Synthetic underlayment can be made from a number of different manufactured products, including fiberglass, polyester and polypropylene. In fact, this material is often used for products not related to construction, such as food storage containers and even rope.
There are some advantages to using this type of underlayment over felt. Synthetic underlayment is much lighter than traditional roofing felt, making it much easier to work with. Although they are both resistant to water and vapor, they are also able to withstand high winds in the event that the shingles are torn off. Unlike roofing felt, the synthetic underlayment will lay flat after getting wet, which allows the shingles to be installed easily and correctly.
The roofing experts at Total Roofing of Ft Worth can answer questions about emergency repairs or roof maintenance.
Finally, this type of underlayment is much safer for professional roofers to walk on.

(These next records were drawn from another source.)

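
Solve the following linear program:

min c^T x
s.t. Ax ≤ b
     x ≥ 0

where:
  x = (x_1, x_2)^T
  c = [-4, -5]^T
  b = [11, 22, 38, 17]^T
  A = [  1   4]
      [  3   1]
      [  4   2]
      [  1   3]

Evaluate the objective at each vertex of the feasible region:
  z(0, 0) = 0
  z(7.333, 0) = -29.33
  z(7, 1) = -33  ←
  z(0, 2.75) = -13.75
The minimum is at x_1 = 7, x_2 = 1.

x_1 = 7, x_2 = 1, z = -33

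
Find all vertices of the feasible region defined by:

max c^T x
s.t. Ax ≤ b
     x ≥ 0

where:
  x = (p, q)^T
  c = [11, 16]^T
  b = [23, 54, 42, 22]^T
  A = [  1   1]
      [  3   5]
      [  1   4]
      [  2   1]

(0, 0), (11, 0), (8, 6), (0.8571, 10.29), (0, 10.5)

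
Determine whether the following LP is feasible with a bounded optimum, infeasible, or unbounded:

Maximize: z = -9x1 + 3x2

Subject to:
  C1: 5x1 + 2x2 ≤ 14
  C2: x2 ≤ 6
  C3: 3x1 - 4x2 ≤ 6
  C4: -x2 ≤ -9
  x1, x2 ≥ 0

Infeasible (no feasible solution exists)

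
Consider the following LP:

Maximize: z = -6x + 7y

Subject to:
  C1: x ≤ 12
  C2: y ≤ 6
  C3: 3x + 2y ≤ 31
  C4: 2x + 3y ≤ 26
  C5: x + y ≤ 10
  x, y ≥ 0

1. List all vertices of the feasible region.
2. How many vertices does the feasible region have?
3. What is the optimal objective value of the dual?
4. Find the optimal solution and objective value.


1. (0, 0), (10, 0), (4, 6), (0, 6)
2. 4
3. 42
4. x = 0, y = 6, z = 42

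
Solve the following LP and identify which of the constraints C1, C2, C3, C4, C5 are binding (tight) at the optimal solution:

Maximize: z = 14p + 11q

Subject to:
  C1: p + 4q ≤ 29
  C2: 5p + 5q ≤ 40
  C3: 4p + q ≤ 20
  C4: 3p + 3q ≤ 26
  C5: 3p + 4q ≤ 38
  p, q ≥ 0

At p = 4, q = 4, compute slack b - a·x for each constraint:
  C1: 29 − 20 = 9  (slack)
  C2: 40 − 40 = 0  (binding)
  C3: 20 − 20 = 0  (binding)
  C4: 26 − 24 = 2  (slack)
  C5: 38 − 28 = 10  (slack)

Optimal: p = 4, q = 4
Binding: C2, C3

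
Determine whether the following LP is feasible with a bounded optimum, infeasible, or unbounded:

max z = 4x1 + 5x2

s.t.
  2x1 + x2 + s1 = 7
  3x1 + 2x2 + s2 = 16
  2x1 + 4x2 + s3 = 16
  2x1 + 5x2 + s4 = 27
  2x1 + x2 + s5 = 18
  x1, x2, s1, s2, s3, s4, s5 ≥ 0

Feasible with a bounded optimal solution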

However, there are also a few concerns associated with using synthetic underlayment. One of the main problems is that there are no set standards for the different products. Because of this, using certain types of synthetic underlayment could void some manufacturers' warranties for asphalt shingles. Additionally, wicking can be a huge problem, especially if the material is not properly installed around the roof eaves. If the underlayment is not installed properly, the building owner could have some major problems with moisture in the future.

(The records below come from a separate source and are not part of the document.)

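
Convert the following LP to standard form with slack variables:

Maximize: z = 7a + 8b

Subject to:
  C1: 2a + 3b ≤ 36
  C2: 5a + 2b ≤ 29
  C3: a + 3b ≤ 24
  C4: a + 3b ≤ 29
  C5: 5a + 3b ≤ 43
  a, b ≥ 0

max z = 7a + 8b

s.t.
  2a + 3b + s1 = 36
  5a + 2b + s2 = 29
  a + 3b + s3 = 24
  a + 3b + s4 = 29
  5a + 3b + s5 = 43
  a, b, s1, s2, s3, s4, s5 ≥ 0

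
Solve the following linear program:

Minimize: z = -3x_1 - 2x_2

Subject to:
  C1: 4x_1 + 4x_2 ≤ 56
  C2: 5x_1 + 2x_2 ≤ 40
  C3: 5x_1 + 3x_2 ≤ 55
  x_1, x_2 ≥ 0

Evaluate the objective at each vertex of the feasible region:
  z(0, 0) = 0
  z(8, 0) = -24
  z(4, 10) = -32  ←
  z(0, 14) = -28
The minimum is at x_1 = 4, x_2 = 10.

x_1 = 4, x_2 = 10, z = -32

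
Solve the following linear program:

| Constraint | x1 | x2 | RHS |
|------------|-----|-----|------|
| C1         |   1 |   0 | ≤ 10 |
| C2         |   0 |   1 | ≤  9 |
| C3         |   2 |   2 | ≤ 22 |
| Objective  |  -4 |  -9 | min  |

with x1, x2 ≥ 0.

Evaluate the objective at each vertex of the feasible region:
  z(0, 0) = 0
  z(10, 0) = -40
  z(10, 1) = -49
  z(2, 9) = -89  ←
  z(0, 9) = -81
The minimum is at x1 = 2, x2 = 9.

x1 = 2, x2 = 9, z = -89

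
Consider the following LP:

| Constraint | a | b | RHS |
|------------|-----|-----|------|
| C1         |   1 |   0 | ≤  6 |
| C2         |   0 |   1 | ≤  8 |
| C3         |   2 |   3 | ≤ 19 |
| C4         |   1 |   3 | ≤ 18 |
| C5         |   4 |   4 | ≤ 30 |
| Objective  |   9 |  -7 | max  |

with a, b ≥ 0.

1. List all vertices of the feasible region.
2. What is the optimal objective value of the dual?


1. (0, 0), (6, 0), (6, 1.5), (3.5, 4), (1, 5.667), (0, 6)
2. 54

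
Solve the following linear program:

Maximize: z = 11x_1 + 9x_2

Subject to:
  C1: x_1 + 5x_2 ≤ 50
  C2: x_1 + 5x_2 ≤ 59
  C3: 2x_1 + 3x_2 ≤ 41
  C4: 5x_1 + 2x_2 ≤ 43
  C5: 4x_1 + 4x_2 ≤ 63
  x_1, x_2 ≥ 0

Evaluate the objective at each vertex of the feasible region:
  z(0, 0) = 0
  z(8.6, 0) = 94.6
  z(5, 9) = 136  ←
  z(0, 10) = 90
The maximum is at x_1 = 5, x_2 = 9.

x_1 = 5, x_2 = 9, z = 136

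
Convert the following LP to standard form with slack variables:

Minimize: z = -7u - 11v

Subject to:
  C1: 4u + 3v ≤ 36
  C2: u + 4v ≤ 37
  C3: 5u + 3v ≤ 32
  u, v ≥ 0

min z = -7u - 11v

s.t.
  4u + 3v + s1 = 36
  u + 4v + s2 = 37
  5u + 3v + s3 = 32
  u, v, s1, s2, s3 ≥ 0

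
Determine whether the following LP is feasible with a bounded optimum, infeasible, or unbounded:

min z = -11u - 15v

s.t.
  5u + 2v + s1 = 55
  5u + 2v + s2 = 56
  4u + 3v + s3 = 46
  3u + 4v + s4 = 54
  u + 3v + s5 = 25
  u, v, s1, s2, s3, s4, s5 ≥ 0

Feasible with a bounded optimal solution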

Each type of synthetic underlayment is a bit different. Some are fastened to the roof using either roofing nails or plastic caps, but the use of roofing nails is generally discouraged. Additionally, some synthetic underlayment types have slope limitations that are specified by the manufacturer.
There may be some cases when synthetic underlayment may not be the best choice for a home. For example, if the roof has a steep slope, a roofer may recommend going with roofing felt. Regardless of which type of underlayment is used, it should properly protect the roof should something happen to the shingles.